In deze zaak gaat het om een verzoek tot vergoeding van kosten van rechtsbijstand door een politieambtenaar, appellant, die betrokken was bij een strafzaak. De appellant had kosten gemaakt voor rechtsbijstand in verband met een strafzaak waarin hij als verdachte was aangemerkt. De rechter in eerste aanleg had het verzoek om vergoeding van deze kosten afgewezen, omdat de werkgever van de appellant, het politiekorps, de kosten had gedragen. De appellant ging in hoger beroep tegen deze beslissing.
Het gerechtshof Amsterdam heeft het hoger beroep op 7 juli 2017 behandeld. De advocaat van de appellant betoogde dat de kosten van rechtsbijstand, hoewel door de werkgever betaald, toch voor vergoeding in aanmerking zouden moeten komen.

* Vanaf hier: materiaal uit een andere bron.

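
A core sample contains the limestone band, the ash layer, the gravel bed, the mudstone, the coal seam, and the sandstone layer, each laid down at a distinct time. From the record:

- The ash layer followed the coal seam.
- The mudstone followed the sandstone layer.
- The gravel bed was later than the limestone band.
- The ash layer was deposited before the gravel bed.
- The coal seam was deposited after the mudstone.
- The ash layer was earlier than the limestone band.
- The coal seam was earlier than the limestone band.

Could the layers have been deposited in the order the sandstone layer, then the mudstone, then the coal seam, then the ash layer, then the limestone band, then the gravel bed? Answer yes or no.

Check each stated constraint against the proposed order — e.g. the coal seam is ahead of the limestone band; the ash layer is ahead of the gravel bed. Every pair is in the required order; nothing is violated.

yes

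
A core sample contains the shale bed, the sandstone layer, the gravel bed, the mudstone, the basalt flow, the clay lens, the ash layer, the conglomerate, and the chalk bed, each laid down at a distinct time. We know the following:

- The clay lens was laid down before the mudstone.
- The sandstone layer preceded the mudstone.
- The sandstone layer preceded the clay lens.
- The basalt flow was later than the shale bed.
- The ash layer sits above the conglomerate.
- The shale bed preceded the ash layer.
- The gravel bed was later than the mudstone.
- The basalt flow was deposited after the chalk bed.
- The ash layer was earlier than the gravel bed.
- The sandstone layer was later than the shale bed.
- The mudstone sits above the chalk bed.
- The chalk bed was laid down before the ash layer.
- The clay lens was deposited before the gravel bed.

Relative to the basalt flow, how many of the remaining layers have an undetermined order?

6

Forced before the basalt flow: the chalk bed and the shale bed.
That leaves the ash layer, the clay lens, the conglomerate, the gravel bed, the mudstone, and the sandstone layer with no forced order relative to the basalt flow — 6.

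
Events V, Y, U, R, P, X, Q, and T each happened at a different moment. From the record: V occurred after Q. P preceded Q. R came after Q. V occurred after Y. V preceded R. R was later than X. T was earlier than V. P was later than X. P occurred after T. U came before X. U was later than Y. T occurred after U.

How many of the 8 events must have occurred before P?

4

Directly stated before P: T and X.
U reaches P via U → X → P.
Y reaches P via Y → U → X → P.
That's T, U, X, and Y — 4 in all.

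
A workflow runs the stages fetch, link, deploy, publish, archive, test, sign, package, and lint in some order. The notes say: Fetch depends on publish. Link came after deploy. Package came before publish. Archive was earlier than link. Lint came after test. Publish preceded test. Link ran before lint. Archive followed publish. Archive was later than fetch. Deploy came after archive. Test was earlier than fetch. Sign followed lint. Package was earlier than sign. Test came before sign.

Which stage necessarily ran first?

package

Package has a chain of constraints placing it before every other stage, so package must be first.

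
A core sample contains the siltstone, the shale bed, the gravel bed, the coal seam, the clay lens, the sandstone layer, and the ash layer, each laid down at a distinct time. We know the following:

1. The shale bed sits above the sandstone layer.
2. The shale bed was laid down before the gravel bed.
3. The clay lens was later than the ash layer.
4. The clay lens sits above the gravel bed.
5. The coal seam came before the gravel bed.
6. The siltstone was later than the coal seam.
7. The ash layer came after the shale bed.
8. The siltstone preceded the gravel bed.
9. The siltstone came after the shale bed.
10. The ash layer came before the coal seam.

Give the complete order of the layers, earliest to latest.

the sandstone layer, the shale bed, the ash layer, the coal seam, the siltstone, the gravel bed, the clay lens

The constraints fix every adjacent pair, so only one ordering works:
the sandstone layer → the shale bed → the ash layer → the coal seam → the siltstone → the gravel bed → the clay lens.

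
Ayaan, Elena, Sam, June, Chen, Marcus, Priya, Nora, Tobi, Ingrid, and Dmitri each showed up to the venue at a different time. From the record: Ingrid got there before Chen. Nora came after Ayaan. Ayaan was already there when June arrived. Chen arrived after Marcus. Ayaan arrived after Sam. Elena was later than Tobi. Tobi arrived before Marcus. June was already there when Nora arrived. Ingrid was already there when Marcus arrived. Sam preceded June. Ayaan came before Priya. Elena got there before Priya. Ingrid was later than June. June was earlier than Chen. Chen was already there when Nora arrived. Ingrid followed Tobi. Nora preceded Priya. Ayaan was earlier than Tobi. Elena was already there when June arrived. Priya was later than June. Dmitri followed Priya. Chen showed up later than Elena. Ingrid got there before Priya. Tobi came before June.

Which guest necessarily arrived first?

Sam

Sam has a chain of constraints placing them before every other guest, so Sam must be first.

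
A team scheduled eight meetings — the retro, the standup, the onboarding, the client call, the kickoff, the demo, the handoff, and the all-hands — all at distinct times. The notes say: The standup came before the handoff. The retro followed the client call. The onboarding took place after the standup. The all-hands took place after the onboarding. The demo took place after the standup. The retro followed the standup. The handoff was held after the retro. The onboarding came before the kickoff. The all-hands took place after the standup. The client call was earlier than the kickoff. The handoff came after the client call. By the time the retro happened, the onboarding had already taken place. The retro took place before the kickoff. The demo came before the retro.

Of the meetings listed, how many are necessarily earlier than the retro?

Directly stated before the retro: the client call, the demo, the onboarding, and the standup.
No chain forces the handoff (or any of the others) ahead of the retro.
That's the client call, the demo, the onboarding, and the standup — 4 in all.

4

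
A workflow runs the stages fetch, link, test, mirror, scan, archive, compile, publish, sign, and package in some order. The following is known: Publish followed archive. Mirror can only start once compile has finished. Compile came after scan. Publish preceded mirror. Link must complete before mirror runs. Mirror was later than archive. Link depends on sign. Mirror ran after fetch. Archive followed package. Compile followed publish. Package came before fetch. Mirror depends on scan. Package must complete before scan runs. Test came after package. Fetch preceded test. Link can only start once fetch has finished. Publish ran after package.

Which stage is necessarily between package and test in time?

Tracing the constraints gives package → fetch → test, so fetch sits after package and before test.
No other stage is forced both after package and before test.

fetch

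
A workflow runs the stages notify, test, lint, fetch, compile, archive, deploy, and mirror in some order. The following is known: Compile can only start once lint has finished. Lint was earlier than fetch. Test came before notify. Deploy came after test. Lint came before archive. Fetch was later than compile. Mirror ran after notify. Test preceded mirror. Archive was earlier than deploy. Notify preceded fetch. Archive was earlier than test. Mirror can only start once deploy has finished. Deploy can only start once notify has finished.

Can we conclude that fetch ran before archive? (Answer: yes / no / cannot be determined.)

Tracing the constraints gives archive → test → notify → fetch, so archive must come before fetch.
That means fetch cannot be before archive.

no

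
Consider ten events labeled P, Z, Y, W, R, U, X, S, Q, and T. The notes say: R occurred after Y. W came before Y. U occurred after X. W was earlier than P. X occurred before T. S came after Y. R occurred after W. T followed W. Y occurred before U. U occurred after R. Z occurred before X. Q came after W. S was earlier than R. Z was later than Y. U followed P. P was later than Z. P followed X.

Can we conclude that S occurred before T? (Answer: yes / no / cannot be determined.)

No chain of stated constraints runs from S to T, and none runs from T to S either.
So the relative order of S and T is not fixed by the given facts.

cannot be determined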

De advocaat-generaal concludeerde echter dat de appellant niet-ontvankelijk verklaard moest worden, omdat hij geen belang meer had bij het verzoek. Het hof oordeelde dat de appellant wel degelijk belang had bij de behandeling van het verzoek, omdat de wetgeving vereist dat de ambtenaar zorg draagt voor een verzoek tot vergoeding van kosten.
Na beoordeling van de zaak concludeerde het hof dat de kosten van rechtsbijstand niet ten laste van de appellant waren gekomen, omdat deze door de werkgever waren voldaan. Het hof oordeelde dat er geen gronden van billijkheid aanwezig waren om de appellant de verzochte vergoeding toe te kennen. Wel werd een vergoeding van € 830 toegekend voor de kosten van het opstellen en indienen van het verzoekschrift. Het hof verklaarde het hoger beroep ongegrond en vernietigde de eerdere beschikking van de rechtbank Amsterdam, maar kende de appellant een beperkte vergoeding toe.